Decide which expenses are the most important. You can cut back on dining out for a few months to save money, but you can’t stop paying your rent or mortgage. Make a budget for each expense, and don’t go over it. You can use the money you save to help pay down your credit card debt faster.
FAQs
What's the best way to pay off credit card debt?
There is no one best way to pay off credit card debt. While one person may succeed with the debt avalanche method, another might find they can pay off their debt faster with a debt consolidation loan.
It’s essential to research all methods to determine which is best for you. If you’re easily discouraged and need to pay off credit card debt fast, the debt snowball method could be best. But if you’re motivated by making fewer payments each month, a balance transfer credit card could be the right option.

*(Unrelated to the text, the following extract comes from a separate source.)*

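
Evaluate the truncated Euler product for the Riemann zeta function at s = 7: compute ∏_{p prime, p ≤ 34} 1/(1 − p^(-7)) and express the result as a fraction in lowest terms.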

Will paying off my credit card debt raise my credit score?
Paying off credit card debt will result in a higher credit score. Credit bureaus will see that you are reliable at repaying debt. Even if you still have a balance on your cards, you should see your credit score rise over time.
One of the factors in calculating a credit score is credit utilization: The higher your balances, the lower your score. Your credit score should increase by paying down your balances.
How much credit card debt is normal?
“Normal” is a relative term. However, the Federal Bank of New York reports an average of $5,769 in credit card debt for cardholders in the first quarter of 2022. That’s around 3% more than the same period in 2021.
Your debt may be more or less than that amount. Making a plan to pay it off is vital to not fall deeper into debt.
The path to living debt free
Understanding how to pay off debt doesn’t have to be complicated. With careful research, you can choose your preferred method to get out of debt quickly and efficiently.